To run SCRAMble-MEIs (with default settings):

$ Rscript --vanilla /path/to/scramble/cluster_analysis/bin/SCRAMble-MEIs.R \
    --out-name /path/to/output/out.txt 	\
    --cluster-file /path/to/output/clusters.txt \
    --install-dir /path/to/scramble/cluster_analysis/bin \
    --mei-refs /path/to/scramble/cluster_analysis/resources/MEI_consensus_seqs.fa  

Running with Docker

SCRAMble is also distributed with a Dockerfile. Running SCRAMble using docker (estimated install time <10 minutes):

$ git clone https://github.com/GeneDx/scramble.git
$ cd scramble
$ docker build -t scramble:latest .
$ docker run -it --rm scramble:latest bash
# cluster_identifier \
    /app/validation/test.bam > clusters.txt
# Rscript --vanilla /app/cluster_analysis/bin/SCRAMble-MEIs.R \
    --out-name ${PWD}/out.txt \
    --cluster-file ${PWD}/clusters.txt \
    --install-dir /app/cluster_analysis/bin \
    --mei-refs /app/cluster_analysis/resources/MEI_consensus_seqs.fa

Output

The output of cluster_identifier is a tab delimited text file with clipped cluster consensus sequences. The columns are as follows:

1. Coordinate
2. Side of read where soft-clipped occurred
3. Number of reads in cluster
4. Clipped read consensus
5. Anchored read consensus

The output of SCRAMble-MEIs.R is a tab delimited text file with MEI calls. If no MEIs are present an output file will still be produced with only the header.

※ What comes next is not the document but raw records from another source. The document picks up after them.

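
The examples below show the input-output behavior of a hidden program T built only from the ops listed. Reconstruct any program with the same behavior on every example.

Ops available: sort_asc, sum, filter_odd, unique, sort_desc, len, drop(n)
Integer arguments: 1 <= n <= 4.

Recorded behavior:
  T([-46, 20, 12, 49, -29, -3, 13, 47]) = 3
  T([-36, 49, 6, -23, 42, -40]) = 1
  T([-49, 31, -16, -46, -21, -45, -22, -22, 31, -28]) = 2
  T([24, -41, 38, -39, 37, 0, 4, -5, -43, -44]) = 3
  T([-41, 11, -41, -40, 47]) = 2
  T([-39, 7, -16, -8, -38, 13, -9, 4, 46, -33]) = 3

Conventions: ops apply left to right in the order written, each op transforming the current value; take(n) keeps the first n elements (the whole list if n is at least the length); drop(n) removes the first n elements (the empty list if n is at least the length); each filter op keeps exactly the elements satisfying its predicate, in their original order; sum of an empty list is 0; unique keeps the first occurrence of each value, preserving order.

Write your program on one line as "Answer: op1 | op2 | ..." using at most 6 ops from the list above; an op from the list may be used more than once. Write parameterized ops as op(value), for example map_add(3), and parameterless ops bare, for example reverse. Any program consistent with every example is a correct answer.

sort_asc | drop(3) | filter_odd | unique | sort_desc | len

Check, running the answer program on each example:
  [-46, 20, 12, 49, -29, -3, 13, 47] -> [-46, -29, -3, 12, 13, 20, 47, 49] -> [12, 13, 20, 47, 49] -> [13, 47, 49] -> [13, 47, 49] -> [49, 47, 13] -> 3
  [-36, 49, 6, -23, 42, -40] -> [-40, -36, -23, 6, 42, 49] -> [6, 42, 49] -> [49] -> [49] -> [49] -> 1
  [-49, 31, -16, -46, -21, -45, -22, -22, 31, -28] -> [-49, -46, -45, -28, -22, -22, -21, -16, 31, 31] -> [-28, -22, -22, -21, -16, 31, 31] -> [-21, 31, 31] -> [-21, 31] -> [31, -21] -> 2
  [24, -41, 38, -39, 37, 0, 4, -5, -43, -44] -> [-44, -43, -41, -39, -5, 0, 4, 24, 37, 38] -> [-39, -5, 0, 4, 24, 37, 38] -> [-39, -5, 37] -> [-39, -5, 37] -> [37, -5, -39] -> 3
  [-41, 11, -41, -40, 47] -> [-41, -41, -40, 11, 47] -> [11, 47] -> [11, 47] -> [11, 47] -> [47, 11] -> 2
  [-39, 7, -16, -8, -38, 13, -9, 4, 46, -33] -> [-39, -38, -33, -16, -9, -8, 4, 7, 13, 46] -> [-16, -9, -8, 4, 7, 13, 46] -> [-9, 7, 13] -> [-9, 7, 13] -> [13, 7, -9] -> 3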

The columns are as follows:

1. Insertion Coordinate where MEI insertion occurs (zero-based)
2. MEI_Family The consensus sequence to which the clipped sequence aligned best
3. Insertion_Direction Whether MEI is on fwd or rev strand relative to bam reference
4. Clipped_Reads_In_Cluster Number of supporting reads in cluster
5. Alignment_Score Pairwise alignment score of clipped read consensus to MEI reference sequence
6. Alignment_Percent_Length Percent of clipped read consensus sequence involved in alignment to MEI reference sequence
7. Alignment_Percent_Identity Percent identify of alignment of clipped read consensus sequence with MEI reference sequence
8. Clipped_Sequence Clipped cluster consensus sequences
9. Clipped_Side Left or right, side of read where soft-clipping ocurred
10. Start_In_MEI Left-most position of alignment to MEI reference sequence
11. Stop_In_MEI Right-most position of alignment to MEI reference sequence
12. polyA_Position Position of polyA clipped read cluster if found
13. polyA_Seq Clipped cluster consensus sequences of polyA clipped read cluster if found
14. polyA_SupportingReads Number of supporting reads in polyA clipped read cluster if found
15. TSD Target site duplication sequence if polyA clipped read cluster found
16. TSD_length Length of target site duplication if polyA clipped read cluster found

R Dependencies

SCRAMBLE-MEIs.R was developed on R version 3.1.1 (2014-07-10) and uses the following libraries:

[1] Biostrings_2.34.1   XVector_0.6.0       IRanges_2.0.1
[4] S4Vectors_0.4.0     BiocGenerics_0.12.1 stringr_0.6.2
[7] optparse_1.4.4

Disclaimers

In theory, SCRAMble should work well on any MEI reference fasta sequences, however, it has only been tested on the sequences provided in /path/to/scramble/cluster_analysis/resources/MEI_consensus_seqs.fa.